Reduce complications, increase patient safety
For OA Dr. Thomas Winkler, specialist in general surgery and visceral surgery, it is clear: “The technique of intraoperative fluorescence angiography can provide information about the perfusion situation and makes structures visible during operations that cannot be seen, or only poorly, under the usual white light of conventional cameras. This can significantly reduce complication rates and thus significantly increase patient safety. This is how our patients benefit from this latest technology.”
Many forms of application
The main area of application in general or visceral surgery is the visual representation of the blood flow in the ends of the intestine, which have to be stiched after a piece of intestine has been removed in order to ensure optimal healing of the reconnected ends of the intestine and to avoid serious complications. However, the technique is also used in many other operations. In the Döbling Private Hospital, the procedure is mainly used for gallbladder and thyroid gland operations. In the case of the latter, the technique is used to avoid dreaded complications such as hypothyroidism. This occurs when the almost microscopically small blood supply to the parathyroid glands is damaged during the procedure. “With ICG and NIR, we can immediately determine whether the blood flow is still functioning and, if necessary, react appropriately and quickly. As a result, complications can be reduced to a minimum,” says Winkler.

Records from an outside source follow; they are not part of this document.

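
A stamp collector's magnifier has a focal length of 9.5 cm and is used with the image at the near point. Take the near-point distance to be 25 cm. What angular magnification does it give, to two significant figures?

3.6

M = 1 + D/f = 1 + 25/9.5 = 3.632.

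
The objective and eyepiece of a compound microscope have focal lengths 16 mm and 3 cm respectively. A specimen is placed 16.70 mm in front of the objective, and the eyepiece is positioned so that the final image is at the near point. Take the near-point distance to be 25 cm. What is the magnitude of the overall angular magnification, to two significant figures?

Convert to cm: f_obj = 16 mm = 1.6 cm; d_o = 16.70 mm = 1.67 cm.
Objective: 1/d_i = 1/f_obj - 1/d_o = 1/1.6 - 1/1.67 = 0.02620 cm^-1, so d_i = 38.171 cm.
m_obj = -d_i/d_o = -38.171/1.67 = -22.857.
Eyepiece angular magnification (image at near point): M_eye = 1 + D/f_e = 1 + 25/3 = 9.333.
Overall M = m_obj x M_eye = (-22.857)(9.333) = -213.33.
|M| = 213.33.

210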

Due to the short half-life of the ICG, the surgical team must gather the maximum amount of information possible in a few minutes when the tissue is glowing. The dye is finally transported from the body to the liver, where it is broken down after 24 to 48 hours and excreted in the bile. “We can take advantage of this in biliary tract operations by administering ICG specifically one to two days before the operation. This is particularly helpful in preventing injuries to the bile duct in patients with a history of adhesions and inflammation,” explains the expert.

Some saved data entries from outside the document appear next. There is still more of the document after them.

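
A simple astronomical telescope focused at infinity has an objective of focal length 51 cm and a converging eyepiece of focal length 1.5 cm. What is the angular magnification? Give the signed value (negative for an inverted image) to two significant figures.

M = -f_obj/f_eye = -51/(1.5) = -34.000.

-34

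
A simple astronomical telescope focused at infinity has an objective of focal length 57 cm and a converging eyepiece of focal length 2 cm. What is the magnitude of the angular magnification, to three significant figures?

|M| = f_obj/|f_eye| = 57/2 = 28.500.

28.5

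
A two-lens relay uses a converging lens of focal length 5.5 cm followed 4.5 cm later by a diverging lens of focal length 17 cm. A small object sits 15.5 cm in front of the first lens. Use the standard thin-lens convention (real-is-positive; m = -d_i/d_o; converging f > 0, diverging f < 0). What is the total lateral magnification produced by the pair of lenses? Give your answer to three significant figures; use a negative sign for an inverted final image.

-0.721

Lens 1: 1/d_i1 = 1/f_1 - 1/d_o1 = 1/5.5 - 1/15.5 = 0.11730 cm^-1, so d_i1 = 8.525 cm.
m_1 = -(8.525)/15.5 = -0.5500.
This image would form 8.525 cm past lens 1, i.e. 4.025 cm beyond lens 2, so it is a virtual object for lens 2: d_o2 = 4.5 - 8.525 = -4.025 cm.
Lens 2: 1/d_i2 = 1/f_2 - 1/d_o2 = 1/(-17) - 1/(-4.025) = 0.18962 cm^-1, so d_i2 = 5.274 cm.
m_2 = -(5.274)/(-4.025) = 1.3102.
Total m = m_1 x m_2 = (-0.5500)(1.3102) = -0.7206.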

Newer areas of application are tumor surgery and here in particular the visualization of the lymphatic drainage pathways of the tumors. ICG-based fluorescence angiography enables particularly gentle, selective work, thorough removal of the tumor tissue and the maximum preservation of healthy tissue will. "In the future it will even be possible to couple antibodies to ICG or other fluorescent dyes in order to detect even the smallest tumor nests," Winkler is convinced.